Qihoo 360 CEO Denies Short Selling of EOS , and EOS’s Mainnet Launch Will Not be Delayed
Qihoo 360 founder and chief executive Zhou Hongyi denied the assertion that his company’s disclosure of some high-risk security vulnerabilities in the EOS platform was a move of malicious short selling of EOS tokens during an interview on May 30 with entrepreneur Wang Feng.
The China-based internet security giant announced on May 29 that its Vulcan team discovered a series of “epic vulnerabilities” in EOS, which is about to launch its mainnet on June 2. These security flaws allow attackers to gain control of all nodes running on EOS remotely by uploading a malicious smart contract to the network. But now these vulnerabilities appeared to have been patched.
Following are excerpts of this interview.
1.It is reported that the EOS team wasfixed those loopholes before they were published.Does it mean Qihoo360 is creating a FUD by publicizing them ?
Zhou: We strictly follow principles of disclosing vulnerabilities across the cybersecurity industry. We usually report the vulnerability to the client for fixing first, and then make it public with permission. If we reveal the security flaws before they are fixed, it will invite unwanted hacker attention. Therefore those bugs of EOS platform were fixed before we released the report.
Zhou emphasized that Qihoo 360 keeps communicating with EOS officials and Daniel Larimer, founder of the project, about this matter and EOS team also recognizes Qihoo 360’s achievements and technical strength. He believed It is the company’s responsibility to find vulnerabilities and fix them.
“We do not engage in malicious short selling. If we really want to do that, we could keep a lid on those vulnerabilities, and reveal them immediately after EOS launches its mainnet.” Zhou said.
2.Why are those loopholes in the EOS platform worth “billions of dollars”?
Zhou: If Qihoo 360 did not find the loophole, those major vulnerabilities could expose EOS to malicious attacks. Based on the current market valuation of the world’s fifth largest cryptocurrency, It’s not exaggerating to say that this loophole is worth “billions of dollars”. So we call them a series of “epic vulnerabilities”.
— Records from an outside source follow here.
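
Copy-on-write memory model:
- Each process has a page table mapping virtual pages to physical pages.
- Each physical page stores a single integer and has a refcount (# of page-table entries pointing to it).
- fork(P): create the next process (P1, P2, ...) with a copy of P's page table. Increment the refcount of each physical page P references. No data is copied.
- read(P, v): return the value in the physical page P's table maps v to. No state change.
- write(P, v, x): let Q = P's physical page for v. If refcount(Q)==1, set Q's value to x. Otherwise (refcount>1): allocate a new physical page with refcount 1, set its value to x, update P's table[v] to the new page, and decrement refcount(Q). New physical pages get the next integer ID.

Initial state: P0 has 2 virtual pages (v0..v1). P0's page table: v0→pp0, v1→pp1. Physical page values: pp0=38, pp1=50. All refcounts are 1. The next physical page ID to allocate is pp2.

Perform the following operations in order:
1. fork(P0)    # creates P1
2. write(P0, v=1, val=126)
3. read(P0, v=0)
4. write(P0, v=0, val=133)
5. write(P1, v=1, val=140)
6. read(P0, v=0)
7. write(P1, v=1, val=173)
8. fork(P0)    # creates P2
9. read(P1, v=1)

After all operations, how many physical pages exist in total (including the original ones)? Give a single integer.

Op 1: fork(P0) -> P1. 2 ppages; refcounts: pp0:2 pp1:2
Op 2: write(P0, v1, 126). refcount(pp1)=2>1 -> COPY to pp2. 3 ppages; refcounts: pp0:2 pp1:1 pp2:1
Op 3: read(P0, v0) -> 38. No state change.
Op 4: write(P0, v0, 133). refcount(pp0)=2>1 -> COPY to pp3. 4 ppages; refcounts: pp0:1 pp1:1 pp2:1 pp3:1
Op 5: write(P1, v1, 140). refcount(pp1)=1 -> write in place. 4 ppages; refcounts: pp0:1 pp1:1 pp2:1 pp3:1
Op 6: read(P0, v0) -> 133. No state change.
Op 7: write(P1, v1, 173). refcount(pp1)=1 -> write in place. 4 ppages; refcounts: pp0:1 pp1:1 pp2:1 pp3:1
Op 8: fork(P0) -> P2. 4 ppages; refcounts: pp0:1 pp1:1 pp2:2 pp3:2
Op 9: read(P1, v1) -> 173. No state change.

Answer: 4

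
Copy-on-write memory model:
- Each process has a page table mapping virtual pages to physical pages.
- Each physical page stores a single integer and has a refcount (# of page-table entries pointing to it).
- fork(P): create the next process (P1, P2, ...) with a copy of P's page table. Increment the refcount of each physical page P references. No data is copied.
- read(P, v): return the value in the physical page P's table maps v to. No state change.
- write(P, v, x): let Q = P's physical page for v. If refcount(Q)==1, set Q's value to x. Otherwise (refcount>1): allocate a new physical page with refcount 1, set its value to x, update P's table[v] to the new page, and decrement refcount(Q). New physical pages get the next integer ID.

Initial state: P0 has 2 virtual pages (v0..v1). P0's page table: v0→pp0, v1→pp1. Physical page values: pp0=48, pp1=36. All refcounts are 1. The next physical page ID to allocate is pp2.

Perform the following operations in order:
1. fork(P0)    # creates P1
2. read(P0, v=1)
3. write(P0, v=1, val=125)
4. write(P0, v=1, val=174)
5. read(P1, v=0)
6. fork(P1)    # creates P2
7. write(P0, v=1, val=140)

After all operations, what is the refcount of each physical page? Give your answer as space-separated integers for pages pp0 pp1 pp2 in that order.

Answer: 3 2 1

Derivation:
Op 1: fork(P0) -> P1. 2 ppages; refcounts: pp0:2 pp1:2
Op 2: read(P0, v1) -> 36. No state change.
Op 3: write(P0, v1, 125). refcount(pp1)=2>1 -> COPY to pp2. 3 ppages; refcounts: pp0:2 pp1:1 pp2:1
Op 4: write(P0, v1, 174). refcount(pp2)=1 -> write in place. 3 ppages; refcounts: pp0:2 pp1:1 pp2:1
Op 5: read(P1, v0) -> 48. No state change.
Op 6: fork(P1) -> P2. 3 ppages; refcounts: pp0:3 pp1:2 pp2:1
Op 7: write(P0, v1, 140). refcount(pp2)=1 -> write in place. 3 ppages; refcounts: pp0:3 pp1:2 pp2:1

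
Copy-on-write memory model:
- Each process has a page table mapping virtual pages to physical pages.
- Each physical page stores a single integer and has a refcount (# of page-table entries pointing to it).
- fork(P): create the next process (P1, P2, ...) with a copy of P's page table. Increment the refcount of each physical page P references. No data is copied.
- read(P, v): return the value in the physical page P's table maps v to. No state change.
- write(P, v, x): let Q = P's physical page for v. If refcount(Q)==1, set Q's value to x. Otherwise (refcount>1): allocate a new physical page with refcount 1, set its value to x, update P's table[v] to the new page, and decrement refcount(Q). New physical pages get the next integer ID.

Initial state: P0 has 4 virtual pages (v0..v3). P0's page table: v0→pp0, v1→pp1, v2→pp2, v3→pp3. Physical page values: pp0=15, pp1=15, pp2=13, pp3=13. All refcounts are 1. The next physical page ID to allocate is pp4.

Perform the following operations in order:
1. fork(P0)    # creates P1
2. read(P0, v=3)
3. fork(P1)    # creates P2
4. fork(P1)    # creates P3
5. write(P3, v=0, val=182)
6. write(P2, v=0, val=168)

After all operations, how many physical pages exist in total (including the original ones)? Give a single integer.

Op 1: fork(P0) -> P1. 4 ppages; refcounts: pp0:2 pp1:2 pp2:2 pp3:2
Op 2: read(P0, v3) -> 13. No state change.
Op 3: fork(P1) -> P2. 4 ppages; refcounts: pp0:3 pp1:3 pp2:3 pp3:3
Op 4: fork(P1) -> P3. 4 ppages; refcounts: pp0:4 pp1:4 pp2:4 pp3:4
Op 5: write(P3, v0, 182). refcount(pp0)=4>1 -> COPY to pp4. 5 ppages; refcounts: pp0:3 pp1:4 pp2:4 pp3:4 pp4:1
Op 6: write(P2, v0, 168). refcount(pp0)=3>1 -> COPY to pp5. 6 ppages; refcounts: pp0:2 pp1:4 pp2:4 pp3:4 pp4:1 pp5:1

Answer: 6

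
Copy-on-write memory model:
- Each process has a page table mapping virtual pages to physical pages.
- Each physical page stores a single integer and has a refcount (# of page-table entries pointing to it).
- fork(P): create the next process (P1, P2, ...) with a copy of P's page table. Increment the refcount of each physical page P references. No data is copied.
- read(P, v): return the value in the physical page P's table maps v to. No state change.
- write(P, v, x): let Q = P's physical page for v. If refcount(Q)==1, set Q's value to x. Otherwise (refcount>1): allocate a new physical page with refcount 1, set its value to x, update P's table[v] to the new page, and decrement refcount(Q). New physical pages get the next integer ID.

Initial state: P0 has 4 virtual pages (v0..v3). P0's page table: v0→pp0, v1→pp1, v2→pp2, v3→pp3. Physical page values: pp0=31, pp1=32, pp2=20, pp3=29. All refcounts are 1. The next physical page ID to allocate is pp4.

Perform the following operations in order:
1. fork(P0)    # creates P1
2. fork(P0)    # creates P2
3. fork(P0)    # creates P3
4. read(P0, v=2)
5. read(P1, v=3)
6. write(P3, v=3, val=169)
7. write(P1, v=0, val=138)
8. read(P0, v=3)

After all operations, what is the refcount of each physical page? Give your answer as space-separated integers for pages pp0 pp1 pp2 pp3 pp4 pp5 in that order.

Op 1: fork(P0) -> P1. 4 ppages; refcounts: pp0:2 pp1:2 pp2:2 pp3:2
Op 2: fork(P0) -> P2. 4 ppages; refcounts: pp0:3 pp1:3 pp2:3 pp3:3
Op 3: fork(P0) -> P3. 4 ppages; refcounts: pp0:4 pp1:4 pp2:4 pp3:4
Op 4: read(P0, v2) -> 20. No state change.
Op 5: read(P1, v3) -> 29. No state change.
Op 6: write(P3, v3, 169). refcount(pp3)=4>1 -> COPY to pp4. 5 ppages; refcounts: pp0:4 pp1:4 pp2:4 pp3:3 pp4:1
Op 7: write(P1, v0, 138). refcount(pp0)=4>1 -> COPY to pp5. 6 ppages; refcounts: pp0:3 pp1:4 pp2:4 pp3:3 pp4:1 pp5:1
Op 8: read(P0, v3) -> 29. No state change.

Answer: 3 4 4 3 1 1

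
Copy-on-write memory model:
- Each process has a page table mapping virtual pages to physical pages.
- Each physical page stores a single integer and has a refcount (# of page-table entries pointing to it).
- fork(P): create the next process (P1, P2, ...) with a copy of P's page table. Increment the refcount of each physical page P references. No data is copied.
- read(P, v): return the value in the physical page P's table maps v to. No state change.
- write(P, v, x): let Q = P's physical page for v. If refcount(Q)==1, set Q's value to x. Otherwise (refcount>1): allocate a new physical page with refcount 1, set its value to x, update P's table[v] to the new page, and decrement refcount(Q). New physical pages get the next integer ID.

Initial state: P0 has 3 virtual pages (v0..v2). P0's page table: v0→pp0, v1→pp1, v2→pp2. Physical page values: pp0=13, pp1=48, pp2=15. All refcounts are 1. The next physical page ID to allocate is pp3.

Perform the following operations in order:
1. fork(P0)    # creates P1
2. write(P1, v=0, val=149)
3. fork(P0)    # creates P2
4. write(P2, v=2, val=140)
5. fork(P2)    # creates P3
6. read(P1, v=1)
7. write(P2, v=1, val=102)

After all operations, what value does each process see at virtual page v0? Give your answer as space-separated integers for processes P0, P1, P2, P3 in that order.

Answer: 13 149 13 13

Derivation:
Op 1: fork(P0) -> P1. 3 ppages; refcounts: pp0:2 pp1:2 pp2:2
Op 2: write(P1, v0, 149). refcount(pp0)=2>1 -> COPY to pp3. 4 ppages; refcounts: pp0:1 pp1:2 pp2:2 pp3:1
Op 3: fork(P0) -> P2. 4 ppages; refcounts: pp0:2 pp1:3 pp2:3 pp3:1
Op 4: write(P2, v2, 140). refcount(pp2)=3>1 -> COPY to pp4. 5 ppages; refcounts: pp0:2 pp1:3 pp2:2 pp3:1 pp4:1
Op 5: fork(P2) -> P3. 5 ppages; refcounts: pp0:3 pp1:4 pp2:2 pp3:1 pp4:2
Op 6: read(P1, v1) -> 48. No state change.
Op 7: write(P2, v1, 102). refcount(pp1)=4>1 -> COPY to pp5. 6 ppages; refcounts: pp0:3 pp1:3 pp2:2 pp3:1 pp4:2 pp5:1
P0: v0 -> pp0 = 13
P1: v0 -> pp3 = 149
P2: v0 -> pp0 = 13
P3: v0 -> pp0 = 13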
3.Will any influential security company like Qihoo 360 inthe Internet era emerge in the blockchain industry?
Zhou: I think there is no Qihoo 360-like security company will arise in the blockchain industry. 360 will become the major force behind blockchain security solutions, and together with security peers,we will jointly enhance the security of the blockchain network.
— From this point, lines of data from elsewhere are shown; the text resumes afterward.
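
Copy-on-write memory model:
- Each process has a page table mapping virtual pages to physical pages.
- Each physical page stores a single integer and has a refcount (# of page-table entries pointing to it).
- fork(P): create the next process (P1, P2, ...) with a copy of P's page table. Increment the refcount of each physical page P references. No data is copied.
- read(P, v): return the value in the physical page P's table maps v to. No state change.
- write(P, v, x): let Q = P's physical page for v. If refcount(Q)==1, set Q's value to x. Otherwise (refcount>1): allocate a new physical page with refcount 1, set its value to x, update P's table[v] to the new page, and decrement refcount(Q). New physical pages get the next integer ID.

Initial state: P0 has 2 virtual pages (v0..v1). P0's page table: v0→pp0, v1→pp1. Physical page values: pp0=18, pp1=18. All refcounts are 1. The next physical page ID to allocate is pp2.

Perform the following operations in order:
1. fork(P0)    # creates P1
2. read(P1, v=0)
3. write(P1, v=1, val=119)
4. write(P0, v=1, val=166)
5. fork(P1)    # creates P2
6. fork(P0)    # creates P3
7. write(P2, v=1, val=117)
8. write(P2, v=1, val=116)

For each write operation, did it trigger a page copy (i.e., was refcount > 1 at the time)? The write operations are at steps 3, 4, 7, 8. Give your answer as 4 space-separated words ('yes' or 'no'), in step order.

Op 1: fork(P0) -> P1. 2 ppages; refcounts: pp0:2 pp1:2
Op 2: read(P1, v0) -> 18. No state change.
Op 3: write(P1, v1, 119). refcount(pp1)=2>1 -> COPY to pp2. 3 ppages; refcounts: pp0:2 pp1:1 pp2:1
Op 4: write(P0, v1, 166). refcount(pp1)=1 -> write in place. 3 ppages; refcounts: pp0:2 pp1:1 pp2:1
Op 5: fork(P1) -> P2. 3 ppages; refcounts: pp0:3 pp1:1 pp2:2
Op 6: fork(P0) -> P3. 3 ppages; refcounts: pp0:4 pp1:2 pp2:2
Op 7: write(P2, v1, 117). refcount(pp2)=2>1 -> COPY to pp3. 4 ppages; refcounts: pp0:4 pp1:2 pp2:1 pp3:1
Op 8: write(P2, v1, 116). refcount(pp3)=1 -> write in place. 4 ppages; refcounts: pp0:4 pp1:2 pp2:1 pp3:1

yes no yes no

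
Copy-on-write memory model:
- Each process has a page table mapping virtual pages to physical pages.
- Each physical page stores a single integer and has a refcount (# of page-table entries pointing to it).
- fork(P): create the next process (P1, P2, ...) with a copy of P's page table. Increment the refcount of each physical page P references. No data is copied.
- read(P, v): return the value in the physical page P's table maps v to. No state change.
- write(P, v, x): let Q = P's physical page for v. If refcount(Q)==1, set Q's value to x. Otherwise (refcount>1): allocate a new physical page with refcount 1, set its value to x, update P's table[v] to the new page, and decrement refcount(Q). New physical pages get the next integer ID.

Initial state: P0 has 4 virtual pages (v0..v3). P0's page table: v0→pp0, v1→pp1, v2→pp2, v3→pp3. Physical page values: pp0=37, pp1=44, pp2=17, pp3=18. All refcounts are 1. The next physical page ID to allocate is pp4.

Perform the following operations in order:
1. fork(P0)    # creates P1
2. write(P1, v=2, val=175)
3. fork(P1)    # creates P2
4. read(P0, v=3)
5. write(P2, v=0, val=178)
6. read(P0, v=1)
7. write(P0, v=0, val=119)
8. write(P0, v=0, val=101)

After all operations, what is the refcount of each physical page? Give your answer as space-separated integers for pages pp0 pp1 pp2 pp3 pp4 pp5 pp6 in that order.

Op 1: fork(P0) -> P1. 4 ppages; refcounts: pp0:2 pp1:2 pp2:2 pp3:2
Op 2: write(P1, v2, 175). refcount(pp2)=2>1 -> COPY to pp4. 5 ppages; refcounts: pp0:2 pp1:2 pp2:1 pp3:2 pp4:1
Op 3: fork(P1) -> P2. 5 ppages; refcounts: pp0:3 pp1:3 pp2:1 pp3:3 pp4:2
Op 4: read(P0, v3) -> 18. No state change.
Op 5: write(P2, v0, 178). refcount(pp0)=3>1 -> COPY to pp5. 6 ppages; refcounts: pp0:2 pp1:3 pp2:1 pp3:3 pp4:2 pp5:1
Op 6: read(P0, v1) -> 44. No state change.
Op 7: write(P0, v0, 119). refcount(pp0)=2>1 -> COPY to pp6. 7 ppages; refcounts: pp0:1 pp1:3 pp2:1 pp3:3 pp4:2 pp5:1 pp6:1
Op 8: write(P0, v0, 101). refcount(pp6)=1 -> write in place. 7 ppages; refcounts: pp0:1 pp1:3 pp2:1 pp3:3 pp4:2 pp5:1 pp6:1

Answer: 1 3 1 3 2 1 1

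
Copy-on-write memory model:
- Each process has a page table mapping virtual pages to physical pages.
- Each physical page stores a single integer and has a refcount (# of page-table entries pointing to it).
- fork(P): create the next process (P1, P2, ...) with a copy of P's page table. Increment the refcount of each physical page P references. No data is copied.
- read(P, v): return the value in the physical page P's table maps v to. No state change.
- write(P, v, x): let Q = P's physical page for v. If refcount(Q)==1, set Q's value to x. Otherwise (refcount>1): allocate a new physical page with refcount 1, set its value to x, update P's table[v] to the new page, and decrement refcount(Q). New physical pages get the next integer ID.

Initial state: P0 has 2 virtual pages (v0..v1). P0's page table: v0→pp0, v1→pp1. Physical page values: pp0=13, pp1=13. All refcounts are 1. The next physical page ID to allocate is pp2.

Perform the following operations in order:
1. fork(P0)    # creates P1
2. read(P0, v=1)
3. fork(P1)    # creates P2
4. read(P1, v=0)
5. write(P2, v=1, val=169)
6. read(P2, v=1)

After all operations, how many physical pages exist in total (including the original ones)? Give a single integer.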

4.How will Qihoo 360 ride the blockchain wave?
I don’t think I understand what blockchain is. I personally have not bought any virtual currencies. When everyone is talking about blockchain nowadays, I , like an idiot, don’t understand what they discuss. But what we understand is security, so we hope to communicate with every player in this space and make the blockchain industry more secure.
In the future, Qihoo 360 will launch three systems based on the blockchain security ecosystem, namely, the security audit system for digital currency wallet, blockchain situation awareness system and blockchain node security solutions.
It’s noteworthy that EOS team has launched the EOSIO Bug Bounty Program which will rewards $10,000 for every bug discovered and shared, and it also confirms that most of those “epic vulnerabilities” found by Qihoo 360 has been patched and will not prevent developers from shipping the software on time.